Pożyczka ....

Wtorek, 12 lipca 2011 · Komentarze(3)
Dzisiaj jeszcze jeden drobny wpis. Wracając do domu zadzwonił mąż kuzynki. Potrzebował pożyczyć rower, a jako że mój park maszynowy dość szybko się powiększa :) więc pożyczyłem mu mój stary rower na kilka dni. Ma szczęscie. W zeszłym tygodniu rower przeszedł pełny przegląd. Wymienione zostały szprychy (część byłą pęknięta) w tylnim kole, wyregulowane zostały przerzutki, hamulce i wycentrowane koła. Obie opony to obecnie Huchisony Cameleon :) Więc jest na czym jeżdzić :) Przejechałem się z nim kawałek na Zygfrydzie. Tempo takie sobie ale nie dziwię się. Miał przerwe kilkanaście lat w jeżdzie na rowerze. Jutro przed nim wielki dzień ok 15km do pracy na rowerze :)

Komentarze (3)

amiga Pojechałam ale teraz spojrzałam, że przerwa nie była półtoratygodniowa tylko MIESIĘCZNA!!! Żenada :(
Ale Kosma comes back ;-)

kosma100 07:12 środa, 13 lipca 2011

O rowerze wiedziałem ale żon się nie pożycza ? .... ;)
Mam nadzieję, że faktycznie pojechałaś na rowerze :)

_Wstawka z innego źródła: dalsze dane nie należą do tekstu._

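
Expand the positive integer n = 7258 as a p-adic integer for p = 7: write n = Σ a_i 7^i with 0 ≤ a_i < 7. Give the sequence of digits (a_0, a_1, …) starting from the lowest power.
(a_0, a_1, …) = (6, 0, 1, 0, 3)

Repeated division by 7 gives the digits low-to-high: 7258 = 6 + 1·7^2 + 3·7^4. Digit sequence: (6, 0, 1, 0, 3).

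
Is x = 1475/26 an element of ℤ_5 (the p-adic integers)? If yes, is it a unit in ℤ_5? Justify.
x ∈ ℤ_5 but not a unit; v_5(x) = 2 > 0

ℤ_5 = {x ∈ ℚ_5 : v_5(x) ≥ 0} and ℤ_5^× = {x ∈ ℤ_5 : v_5(x) = 0}. Here v_5(1475/26) = v_5(num) − v_5(den) = 2; compare against these criteria.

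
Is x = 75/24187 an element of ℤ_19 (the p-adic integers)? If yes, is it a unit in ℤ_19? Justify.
x ∉ ℤ_19 (v_19(x) = -2 < 0)

ℤ_19 = {x ∈ ℚ_19 : v_19(x) ≥ 0} and ℤ_19^× = {x ∈ ℤ_19 : v_19(x) = 0}. Here v_19(75/24187) = v_19(num) − v_19(den) = -2; compare against these criteria.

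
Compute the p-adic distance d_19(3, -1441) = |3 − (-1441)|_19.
d_19(3, -1441) = 1/361

Step 1 — x − y = 3 − (-1441) = 1444. Step 2 — v_19(1444) = 2 (factor: 1444 = (19^2 · 4); the sign does not affect v_p). Step 3 — |x − y|_19 = 19^{-2} = 1/361.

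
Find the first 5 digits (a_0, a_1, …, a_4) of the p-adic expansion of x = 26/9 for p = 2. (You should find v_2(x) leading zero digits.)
(a_0, …, a_4) = (0, 1, 0, 1, 0)

v_2(26/9) = 1, so a_0 = ... = a_0 = 0. Factor out: x = 2^1 · u with u = 13/9 a unit in ℤ_2. Expand u iteratively via a_{v+i} = u_i mod 2, u_{i+1} = (u_i − a_{v+i})/2:
  u_0 = 13/9;  a_1 = 1;  u_1 = (u_0 − 1)/2 = 2/9
  u_1 = 2/9;  a_2 = 0;  u_2 = (u_1 − 0)/2 = 1/9
  u_2 = 1/9;  a_3 = 1;  u_3 = (u_2 − 1)/2 = -4/9
  u_3 = -4/9;  a_4 = 0;  u_4 = (u_3 − 0)/2 = -2/9
Digits: (0, 1, 0, 1, 0).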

amiga 07:04 środa, 13 lipca 2011

amiga To Ty nie wiesz, że żony i roweru się nie pożycza? :D
Dzisiaj jadę w końcu, po półtoratygodniowej przerwie do pracy rowerem ;-)

kosma100 03:41 środa, 13 lipca 2011
Wpisz dwa pierwsze znaki ze słowa rwony

Dozwolone znaczniki [b][/b] i [url=http://adres][/url]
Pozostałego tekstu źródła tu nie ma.